Monday, August 17, 2009

What I'm Reading

While I was in Bellingham over the weekend, Elvis and I stopped in Village Books and I picked up a couple of things.

I’ve been meaning to get this for a while: Waiter Rant: Thanks for the Tip--Confessions of a Cynical Waiter, by Steve Dublanica. My father’s in the hospitality business, and I’ve waited tables and tended bar myself – the only kind of jobs I’ve ever had that didn’t require someone taking off their clothes. (Although now that I think about it, some of the uniforms I had to wear were rather… abbreviated.) So I’m sure I’ll enjoy that.

I also got this: Diamond: The History of a Cold-Blooded Love Affair, by Matthew Hart. I am a complete sucker for “The History Of…” books. I bet I have twenty or more books with titles that contain that phrase. It hardly even matters what it is. I read a whole book about the history of cod, for heaven’s sake. Yeah, the fish. I’m serious. Even while I read it, I kept thinking to myself, I cannot believe I am reading a book about codfish. It was actually sort of interesting, in a more-than-I-ever-needed-to-know type of way.

But diamonds are much more interesting to me than fish. Much. Although I can't logically explain why. They're sparkly rocks. That's nice, but why do I care? From a strictly biological point of view, something I can eat (like a fish) should be more compelling to me than sparkly rocks.

And yet, if someone gave me a dead fish in a velvet box, it would not really make my sparkly-loving heart go pit-a-pat. When it comes to diamonds, however, I am pure Lorelei Lee. Perhaps this books will give me a better understanding of why. The reviews make mention of another, related book called The Last Empire: De Beers, Diamonds, and the World, which I think I’ll order.

While we’re on the subject of history, I am also pleased to note that Diana Gabaldon’s new book is coming out soon. Okay, sure, it’s fiction, but they are impressively researched. Ms. Gabaldon is right up there with Michael Crichton in that department.

Besides, I just like the series overall. I usually dislike time-travel stories, but this author handles it exactly right, in my mind: she doesn’t dwell too lengthily on the mechanics of it. I don’t want to get bogged down in stuff like that. It’s magic, okay? Just tell me that, Author-person. Tell me in a way that’s understandable and that fits with the story overall, and then get on with the action.

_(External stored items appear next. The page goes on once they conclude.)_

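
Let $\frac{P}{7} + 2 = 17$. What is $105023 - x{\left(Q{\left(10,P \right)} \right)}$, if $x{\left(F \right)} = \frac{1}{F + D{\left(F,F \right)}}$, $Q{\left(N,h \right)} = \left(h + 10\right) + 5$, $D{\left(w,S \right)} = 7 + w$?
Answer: $\frac{25940680}{247} \approx 1.0502 \cdot 10^{5}$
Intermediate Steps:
$P = 105$ ($P = -14 + 7 \cdot 17 = -14 + 119 = 105$)
$Q{\left(N,h \right)} = 15 + h$ ($Q{\left(N,h \right)} = \left(10 + h\right) + 5 = 15 + h$)
$x{\left(F \right)} = \frac{1}{7 + 2 F}$ ($x{\left(F \right)} = \frac{1}{F + \left(7 + F\right)} = \frac{1}{7 + 2 F}$)
$105023 - x{\left(Q{\left(10,P \right)} \right)} = 105023 - \frac{1}{7 + 2 \left(15 + 105\right)} = 105023 - \frac{1}{7 + 2 \cdot 120} = 105023 - \frac{1}{7 + 240} = 105023 - \frac{1}{247} = \frac{25940680}{247}$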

That’s one of the reasons I don’t read for a lot of science fiction – I do not care how, exactly, the rocket ship flies, or how people teleport through space, or how they shoot laser beams out of their eyes, or whatever. Do not stop the action and teach me a damn physics class – and then explain for page after page about how these characters are able to do something that technically, they should not be able to do. I don’t understand most of it, and I don't care. To me, it’s magic. Get on with it.

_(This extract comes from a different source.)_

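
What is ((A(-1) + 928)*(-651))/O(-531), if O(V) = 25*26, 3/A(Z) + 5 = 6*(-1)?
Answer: -102207/110 ≈ -929.15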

Also? Don’t make me learn a whole alien language to understand your dialogue. It should be done like writing a character who speaks with an accent – give me a phrase or two, an occasional word here and there, but do not make me consult a alien/otherworldly glossary every third sentence. Publish an armchair-companion if you want to maunder on about space engineering and the linguistics of Zoran-4. But don’t bog down the story with it. (Unless of course you’re Douglas Adams. But unfortunately, you probably aren’t.)

EDIT: a Doubting Thomas just sent me an email. “Twenty? Name them.” Okay, from where I’m sitting, I can see: Salt, tea, oysters, coffee, chocolate, caviar, the telegraph, tobacco, cocaine, absinthe, electricity, sexuality (numerous ones) sex work, (again, numerous different ones) smallpox, hotels, vampires, stage magicians, surgery, oil painting, photography, and marriage.

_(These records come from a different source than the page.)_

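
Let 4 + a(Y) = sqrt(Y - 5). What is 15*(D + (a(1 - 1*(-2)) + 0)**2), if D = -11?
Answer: 45 - 120*I*sqrt(2) ≈ 45.0 - 169.71*I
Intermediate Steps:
a(Y) = -4 + sqrt(-5 + Y) (a(Y) = -4 + sqrt(Y - 5) = -4 + sqrt(-5 + Y))
15*(D + (a(1 - 1*(-2)) + 0)**2) = 15*(-11 + ((-4 + sqrt(-5 + (1 - 1*(-2)))) + 0)**2) = 15*(-11 + ((-4 + sqrt(-5 + (1 + 2))) + 0)**2) = 15*(-11 + ((-4 + sqrt(-5 + 3)) + 0)**2) = 15*(-11 + ((-4 + sqrt(-2)) + 0)**2) = 15*(-11 + ((-4 + I*sqrt(2)) + 0)**2) = 15*(-11 + (-4 + I*sqrt(2))**2) = -165 + 15*(-4 + I*sqrt(2))**2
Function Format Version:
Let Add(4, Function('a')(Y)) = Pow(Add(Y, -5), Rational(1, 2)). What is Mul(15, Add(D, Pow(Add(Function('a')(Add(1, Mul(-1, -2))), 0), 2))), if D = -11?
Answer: Add(45, Mul(-120, I, Pow(2, Rational(1, 2)))) ≈ Add(45.000, Mul(-169.71, I))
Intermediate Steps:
Function('a')(Y) = Add(-4, Pow(Add(-5, Y), Rational(1, 2))) (Function('a')(Y) = Add(-4, Pow(Add(Y, -5), Rational(1, 2))) = Add(-4, Pow(Add(-5, Y), Rational(1, 2))))
Mul(15, Add(D, Pow(Add(Function('a')(Add(1, Mul(-1, -2))), 0), 2))) = Mul(15, Add(-11, Pow(Add(Add(-4, Pow(Add(-5, Add(1, Mul(-1, -2))), Rational(1, 2))), 0), 2))) = Mul(15, Add(-11, Pow(Add(Add(-4, Pow(Add(-5, Add(1, 2)), Rational(1, 2))), 0), 2))) = Mul(15, Add(-11, Pow(Add(Add(-4, Pow(Add(-5, 3), Rational(1, 2))), 0), 2))) = Mul(15, Add(-11, Pow(Add(Add(-4, Pow(-2, Rational(1, 2))), 0), 2))) = Mul(15, Add(-11, Pow(Add(Add(-4, Mul(I, Pow(2, Rational(1, 2)))), 0), 2))) = Mul(15, Add(-11, Pow(Add(-4, Mul(I, Pow(2, Rational(1, 2)))), 2))) = Add(-165, Mul(15, Pow(Add(-4, Mul(I, Pow(2, Rational(1, 2)))), 2)))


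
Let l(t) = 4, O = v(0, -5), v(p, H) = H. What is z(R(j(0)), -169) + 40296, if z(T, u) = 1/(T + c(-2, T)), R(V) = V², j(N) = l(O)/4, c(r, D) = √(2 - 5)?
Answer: (-40297*I + 40296*√3)/(√3 - I) ≈ 40296.0 - 0.43301*I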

Those are not, by any means, all the books about history I have. Not by a long shot. But those are the ones I can see from my desk, that have the word “history” somewhere in the title, and that focus on a specific object or concept, rather than a time period or a geographic region. I do not possess a cod, and I don't have that many diamonds either, but I have a truly ridiculous number of books.